Having read the chemotherapy handbooks, I am relieved I've been spared some of the more unpleasant side effects. I have not lost a hair on my head after six of the eight chemotherapy courses. I make sure my hair is kept short and neat just in case it does. A subtle Piz Buin fake tan makes me look younger than I have in years. I even dress up as a fashion journalist should for the chemo days. I want to look my best, feel my best and come out of the hospital and get cruised on the Tube. It makes me inwardly and outwardly smile to camouflage cancer.

Yes, personal and work relationships need re-negotiating. I didn't realise my ball-breaking approach to cancer could actually harm those close to me. You can't, as it turns out, tell the world you are fine and then expect best friends, boyfriend and parents to read your mind when you do want support. I had always said I'd whistle if I needed support. So far, nobody has let me down. I push them away when I need to and run to them when I have to.

It is gratifying to know work has, if anything, accelerated this year. You have no idea the strength I get from beating deadlines and cancer. It gives me a perverse kick that, until now, nobody really was any the wiser. On the three bum days after chemo, I can still work on the laptop but won't go out. Apart from that, life goes on as normal.

Chemotherapy is almost over and has been relatively kind to me. The 80 per cent cure of Hodgkin's gave me encouraging odds from the outset. Clear scan results after my sixth chemotherapy is an encouraging indication of cure. Check-ups will continue for up to 20 years but that only makes me feel I've got someone to watch over me. So, for the present, life is still sweet.
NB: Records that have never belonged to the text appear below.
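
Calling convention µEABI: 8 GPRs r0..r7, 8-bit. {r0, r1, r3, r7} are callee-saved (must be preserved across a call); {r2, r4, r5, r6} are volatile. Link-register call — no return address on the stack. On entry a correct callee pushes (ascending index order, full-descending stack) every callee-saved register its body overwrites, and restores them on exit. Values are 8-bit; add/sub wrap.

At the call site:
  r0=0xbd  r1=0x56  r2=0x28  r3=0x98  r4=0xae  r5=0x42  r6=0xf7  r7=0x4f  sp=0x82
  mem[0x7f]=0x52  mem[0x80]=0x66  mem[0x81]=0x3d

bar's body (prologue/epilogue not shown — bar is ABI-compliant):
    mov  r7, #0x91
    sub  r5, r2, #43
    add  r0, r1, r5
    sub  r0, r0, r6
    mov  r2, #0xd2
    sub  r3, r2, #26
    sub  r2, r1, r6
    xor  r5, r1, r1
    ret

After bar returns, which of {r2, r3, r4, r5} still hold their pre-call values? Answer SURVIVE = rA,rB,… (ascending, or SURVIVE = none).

SURVIVE = r3,r4

prologue: push r0 → mem[0x81]=0xbd, sp=0x81
prologue: push r3 → mem[0x80]=0x98, sp=0x80
prologue: push r7 → mem[0x7f]=0x4f, sp=0x7f
body[0] mov  r7, #0x91 → r7=0x91
body[1] sub  r5, r2, #43 → r5=0xfd
body[2] add  r0, r1, r5 → r0=0x53
body[3] sub  r0, r0, r6 → r0=0x5c
body[4] mov  r2, #0xd2 → r2=0xd2
body[5] sub  r3, r2, #26 → r3=0xb8
body[6] sub  r2, r1, r6 → r2=0x5f
body[7] xor  r5, r1, r1 → r5=0x00
epilogue: pop r7=0x4f, sp=0x80
epilogue: pop r3=0x98, sp=0x81
epilogue: pop r0=0xbd, sp=0x82
r2: caller-saved, written=True
r3: callee-saved, written=True
r4: caller-saved, written=False
r5: caller-saved, written=True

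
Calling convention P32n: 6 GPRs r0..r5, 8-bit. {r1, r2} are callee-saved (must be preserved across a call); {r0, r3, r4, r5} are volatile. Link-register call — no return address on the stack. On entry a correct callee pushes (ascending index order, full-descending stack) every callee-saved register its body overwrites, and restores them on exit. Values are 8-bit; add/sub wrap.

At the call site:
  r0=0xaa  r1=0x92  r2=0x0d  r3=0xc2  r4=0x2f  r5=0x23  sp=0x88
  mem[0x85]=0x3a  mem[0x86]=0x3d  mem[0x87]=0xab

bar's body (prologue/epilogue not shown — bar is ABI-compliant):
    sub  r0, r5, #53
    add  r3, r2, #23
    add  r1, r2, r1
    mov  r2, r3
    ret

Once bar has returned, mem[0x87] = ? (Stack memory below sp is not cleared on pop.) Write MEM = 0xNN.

MEM = 0x92

prologue: push r1 -> mem[0x87]=0x92, sp=0x87
prologue: push r2 -> mem[0x86]=0x0d, sp=0x86
body[0] sub  r0, r5, #53 -> r0=0xee
body[1] add  r3, r2, #23 -> r3=0x24
body[2] add  r1, r2, r1 -> r1=0x9f
body[3] mov  r2, r3 -> r2=0x24
epilogue: pop r2=0x0d, sp=0x87
epilogue: pop r1=0x92, sp=0x88
prologue pushed ['r1', 'r2'] at ['0x87', '0x86']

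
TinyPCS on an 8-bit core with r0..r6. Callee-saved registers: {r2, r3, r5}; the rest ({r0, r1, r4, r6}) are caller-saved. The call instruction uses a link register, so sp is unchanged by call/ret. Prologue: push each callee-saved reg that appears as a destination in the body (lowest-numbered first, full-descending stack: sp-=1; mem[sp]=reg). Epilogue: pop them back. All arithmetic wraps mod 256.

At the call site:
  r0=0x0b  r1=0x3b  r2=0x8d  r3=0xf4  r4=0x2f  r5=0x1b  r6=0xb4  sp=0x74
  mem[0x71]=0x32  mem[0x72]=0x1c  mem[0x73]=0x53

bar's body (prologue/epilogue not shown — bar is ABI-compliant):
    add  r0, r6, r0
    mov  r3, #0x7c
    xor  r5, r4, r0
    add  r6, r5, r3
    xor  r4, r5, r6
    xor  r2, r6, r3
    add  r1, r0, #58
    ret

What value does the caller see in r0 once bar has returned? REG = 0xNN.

REG = 0xbf

prologue: push r2 → mem[0x73]=0x8d, sp=0x73
prologue: push r3 → mem[0x72]=0xf4, sp=0x72
prologue: push r5 → mem[0x71]=0x1b, sp=0x71
body[0] add  r0, r6, r0 → r0=0xbf
body[1] mov  r3, #0x7c → r3=0x7c
body[2] xor  r5, r4, r0 → r5=0x90
body[3] add  r6, r5, r3 → r6=0x0c
body[4] xor  r4, r5, r6 → r4=0x9c
body[5] xor  r2, r6, r3 → r2=0x70
body[6] add  r1, r0, #58 → r1=0xf9
epilogue: pop r5=0x1b, sp=0x72
epilogue: pop r3=0xf4, sp=0x73
epilogue: pop r2=0x8d, sp=0x74
r0 is caller-saved → body value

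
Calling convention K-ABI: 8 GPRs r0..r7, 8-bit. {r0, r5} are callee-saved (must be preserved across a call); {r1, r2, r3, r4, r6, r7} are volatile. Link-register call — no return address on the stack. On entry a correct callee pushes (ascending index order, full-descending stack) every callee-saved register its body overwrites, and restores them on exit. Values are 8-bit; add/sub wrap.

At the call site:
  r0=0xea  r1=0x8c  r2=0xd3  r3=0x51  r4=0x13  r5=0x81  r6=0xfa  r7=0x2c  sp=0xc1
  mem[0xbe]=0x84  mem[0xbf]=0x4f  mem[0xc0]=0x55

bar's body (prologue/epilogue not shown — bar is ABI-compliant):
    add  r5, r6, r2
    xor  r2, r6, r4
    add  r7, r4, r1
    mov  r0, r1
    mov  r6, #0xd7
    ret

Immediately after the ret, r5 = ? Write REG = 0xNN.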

5 Hodgkin's Disease is an uncommon type of malignant lymphoma with peak incidence between ages 15-25.

5 Combination chemotherapy and radiotherapy produce survival rates of 70-90 per cent.

5 The most common symptom is a painless swelling of a lymph node (like the golf-ball-size lump I found in my neck lymph node), plus fevers, drenching night sweats and weight loss.

5 The cause is unknown but there is a documented link with higher social class. None of the more common risk factors - cigarettes, sunbeds, both of which I used liberally - have been linked directly.

Information provided by the Cancer Research Campaign.